Dopo
aver liberato il mondo e gli umani della funesta presenza di Top Dollar,
seguendo le indicazioni del signor Wolf ci inoltrammo nuovamente nel luogo meno
profumato della città, ossia le sue fogne. Era l'unico modo di giungere al
palazzo di Lo Pen senza dover sterminare i suoi gendarmi.
Come
ci era stato preannunciato, dovemmo attraversare un ponte dalla chiara natura
magica: gargoyle minacciosi lo adornavano completamente, e un debole incanto
conferiva loro un'apparenza di vita; nella roccia, subito sopra, era scolpito
con michelangiolesca vivezza un enorme demone, che probabilmente si sarebbe
animato se non avessimo avuto il talismano “prestatoci” da Top Dollar, e ora
nelle salde mani di Alessandro.
Invece,
procedemmo senza problemi sino ad arrivare ad una comoda scatola ascendente
che, indovinammo, ci avrebbe portato alle stanze del palazzo. Pigiammo un
bottone e iniziammo la salita, che però si interruppe improvvisamente quando
due mani dotate di artigli aprirono a forza le porte scorrevoli.
Eravamo
già pronti alla pugna, ma la figura che comparve subito ci dispose ad un altro
tipo di tenzone: era Mao Jjn, la figlia di Lo Pen, demonessa e forse la
creatura più eroticamente attraente, anche per la sua sfacciata sensualità, che
mai avesse calcato il suolo terrestre dopo Elena di Troia. Credo che, se si
fosse presentata alla corte di Carlo Magno quando Angelica vi giunse, pochi
paladini avrebbero perso la testa per la principessa del Catai!
Ad
ogni modo, Mao Jjn andò diritta al punto che le stava a cuore: ci rivelò che i
nostri movimenti (il rogo della più grande discoteca cittadina, lo sterminio
dei vampiri, la scia di cadaveri...) non erano passati inosservati agli attenti
occhi della Yakuza demoniaca. Lei stessa (come del resto ci era stato
annunciato) si disse disposta ad aiutarci a uccidere il padre, certa così di
succedergli al potere. In fondo, eravamo lì a quello scopo, confidando per di
più che la morte del capo avrebbe fiaccato le forze demoniache in una guerra
interna, ma sul momento temporeggiammo, sinché Rocco dichiarò la sua regola:
“Non uccidere mai un padre senza prima aver trombato la figlia”.
Dopo
una breve contrattazione, trovammo modo di sugellare il patto con Mao Jjn, e
tutti (salvo il Curte) volemmo apporre la nostra firma, anche se l'attività ci
estenuò più della battaglia coi vampiri.
Al
termine della contrattazione, Mao Jjn ci fornì una bottiglietta d'acqua,
assicurandoci che, se l'avessimo aspersa sul corpo di suo padre, questi sarebbe
rimasto indebolito. Quindi, ci congedò e ci riportò alla scatola ascendente,
che si aprì infine proprio nella grande sala di Lo Pen.
Nemmeno
al malvagio Lo Pen era sfuggita la nostra presenza in città, e ci aspettava.
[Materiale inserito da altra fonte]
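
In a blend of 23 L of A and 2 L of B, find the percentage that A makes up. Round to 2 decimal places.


Volume of A = 23 L
Volume of B = 2 L
Total volume = 23 + 2 = 25 L
Percentage of A = (23/25) * 100
= 92.00%

92.00


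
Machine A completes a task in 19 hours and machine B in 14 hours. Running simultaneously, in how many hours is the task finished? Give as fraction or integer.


Rate of A = 1/19 job per hour
Rate of B = 1/14 job per hour
Combined rate = 1/19 + 1/14
Find common denominator: (14 + 19)/(19*14) = 33/266
Combined rate = 33/266 job per hour
Time together = 1 / (33/266) = 266/33 hours

266/33


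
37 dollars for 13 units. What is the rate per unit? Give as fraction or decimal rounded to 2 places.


Total dollars = 37
Number of units = 13
Unit rate = 37 / 13
= 2.85 dollars per unit

2.85


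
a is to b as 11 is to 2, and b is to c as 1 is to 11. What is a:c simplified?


Given a:b = 11:2 and b:c = 1:11
Make b consistent. Multiply first ratio by 1: a:b = 11:2
Multiply second ratio by 2: b:c = 2:22
Now b = 2 in both, so a:b:c = 11:2:22
Therefore a:c = 11:22
Simplify by GCD: a:c = 1:2

1:2


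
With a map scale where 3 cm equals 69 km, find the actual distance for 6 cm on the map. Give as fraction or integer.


Map scale: 3 cm = 69 km
Measured distance on map = 6 cm
Set up proportion: 6 * 69 / 3
= 414 / 3
= 138 km

138


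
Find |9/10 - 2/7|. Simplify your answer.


Simplify: 9/10 = 9/10 and 2/7 = 2/7
Find common denominator: LCD = 70
Convert: 63/70 and 20/70
Difference = |63 - 20|/70 = 43/70
Simplified = 43/70

43/70


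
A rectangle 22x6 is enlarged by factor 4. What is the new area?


Original dimensions: 22 x 6
Enlargement factor = 4
New width = 22 * 4 = 88
New height = 6 * 4 = 24
New area = 88 * 24 = 2112

2112


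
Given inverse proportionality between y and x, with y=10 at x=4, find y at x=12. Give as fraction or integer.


Inverse proportion: y = k/x
Find k: k = 4 * 10 = 40
Compute y at x=12: y = 40/12
y = 10/3

10/3


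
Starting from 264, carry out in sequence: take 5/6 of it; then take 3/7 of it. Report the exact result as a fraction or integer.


Start with 264.
Step 1: Take 5/6: 264 * 5/6 = 220
Step 2: Take 3/7: 220 * 3/7 = 660/7
Final result = 660/7

660/7


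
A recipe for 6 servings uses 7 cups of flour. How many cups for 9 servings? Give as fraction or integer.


Original: 7 cups for 6 servings
Target servings = 9
Scaling factor = 9/6
New amount = 7 * 9/6
= 63/6
= 21/2 cups

21/2


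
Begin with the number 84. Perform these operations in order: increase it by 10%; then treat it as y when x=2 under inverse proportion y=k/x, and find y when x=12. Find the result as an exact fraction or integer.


Start with 84.
Step 1: Increase by 10%: 84 * 110/100 = 462/5
Step 2: Inverse prop: k = (462/5)*2; new y = k/12 = 462/5*2/12 = 77/5
Final result = 77/5

77/5


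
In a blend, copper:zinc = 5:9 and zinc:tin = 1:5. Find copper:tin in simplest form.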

Dapprima provò pateticamente a corromperci con donne e denari, come se ciò
potesse interessare degli spiriti o indurci a violare un patto così
intensamente sugellato. Solo Rocco, ad udire il termine “donne”, dichiarò di
volersi schierare al suo fianco, e gli corse vicino. Ma era solo un inganno!
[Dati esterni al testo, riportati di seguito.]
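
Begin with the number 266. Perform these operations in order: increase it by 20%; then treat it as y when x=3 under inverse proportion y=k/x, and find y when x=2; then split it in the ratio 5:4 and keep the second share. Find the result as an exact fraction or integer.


Start with 266.
Step 1: Increase by 20%: 266 * 120/100 = 1596/5
Step 2: Inverse prop: k = (1596/5)*3; new y = k/2 = 1596/5*3/2 = 2394/5
Step 3: Split 5:4, second share = 2394/5 * 4/9 = 1064/5
Final result = 1064/5

1064/5


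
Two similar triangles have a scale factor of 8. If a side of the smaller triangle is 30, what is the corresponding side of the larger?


Similar triangles have proportional sides
Scale factor = 8
Smaller side = 30
Corresponding larger side = 30 * 8
= 240

240


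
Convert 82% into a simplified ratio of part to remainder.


Part = 82%, Remainder = 18%
Ratio = 82:18
GCD(82, 18) = 2
Simplify: 41:9 = 41:9

41:9


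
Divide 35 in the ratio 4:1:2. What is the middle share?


Ratio = 4:1:2
Total parts = 4 + 1 + 2 = 7
Value per part = 35 / 7 = 5
First share = 4 * 5 = 20
Middle share = 1 * 5 = 5
Third share = 2 * 5 = 10

5


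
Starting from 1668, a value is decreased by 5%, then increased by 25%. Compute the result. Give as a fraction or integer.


Start: 1668
Step 1: decrease by 5% => multiply by 95/100
  1668 * 95/100 = 7923/5
Step 2: increase by 25% => multiply by 125/100
  7923/5 * 125/100 = 7923/4
Final value = 7923/4

7923/4


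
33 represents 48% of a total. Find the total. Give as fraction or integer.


Given: 33 is 48% of the whole
Set up: 33 = 48/100 * whole
whole = 33 * 100 / 48
whole = 3300 / 48
whole = 275/4

275/4


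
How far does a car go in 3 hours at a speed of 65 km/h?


Using distance = speed * time
Speed = 65 km/h
Time = 3 hours
Distance = 65 * 3
= 195 km

195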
Non appena lo raggiunse, rivelò di aver fra le mani la boccetta d'acqua
incantata, e lo rovesciò sul capo del demone. Questi ruggì di dolore, e lo
incenerì con una fiammata, mentre noi tutti lo attaccammo furiosamente.
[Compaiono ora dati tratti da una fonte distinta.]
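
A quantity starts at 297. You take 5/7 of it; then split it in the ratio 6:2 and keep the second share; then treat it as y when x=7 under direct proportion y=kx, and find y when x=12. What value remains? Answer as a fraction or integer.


Start with 297.
Step 1: Take 5/7: 297 * 5/7 = 1485/7
Step 2: Split 6:2, second share = 1485/7 * 2/8 = 1485/28
Step 3: Direct prop: k = (1485/28)/7; new y = k*12 = 1485/28*12/7 = 4455/49
Final result = 4455/49

4455/49


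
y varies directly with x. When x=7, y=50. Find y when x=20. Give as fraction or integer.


Direct proportion: y = kx
Find k: k = 50/7 = 50/7
Compute y at x=20: y = 50/7 * 20
y = 1000/7

1000/7


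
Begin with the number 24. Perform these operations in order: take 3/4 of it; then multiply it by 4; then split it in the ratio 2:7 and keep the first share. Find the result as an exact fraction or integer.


Start with 24.
Step 1: Take 3/4: 24 * 3/4 = 18
Step 2: Multiply by 4: 18 * 4 = 72
Step 3: Split 2:7, first share = 72 * 2/9 = 16
Final result = 16

16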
Alessandro manovrava la spada con perizia incredibile, ed anche io, da
intellettuale, combattevo al mio meglio. Lo Pen evocò un muro infuocato per
dividerci da Ozzy e dal Curte, che si erano attardati, ma pochi istanti dopo si
rese conto che quelle fiamme non potevano trattenere il grande Curtozzy!
In
breve, e nonostante le sue difese magiche, Lo Pen dovette soccombere.
Un
demone in meno, ed uno dei più potenti, minacciava la nostra terra.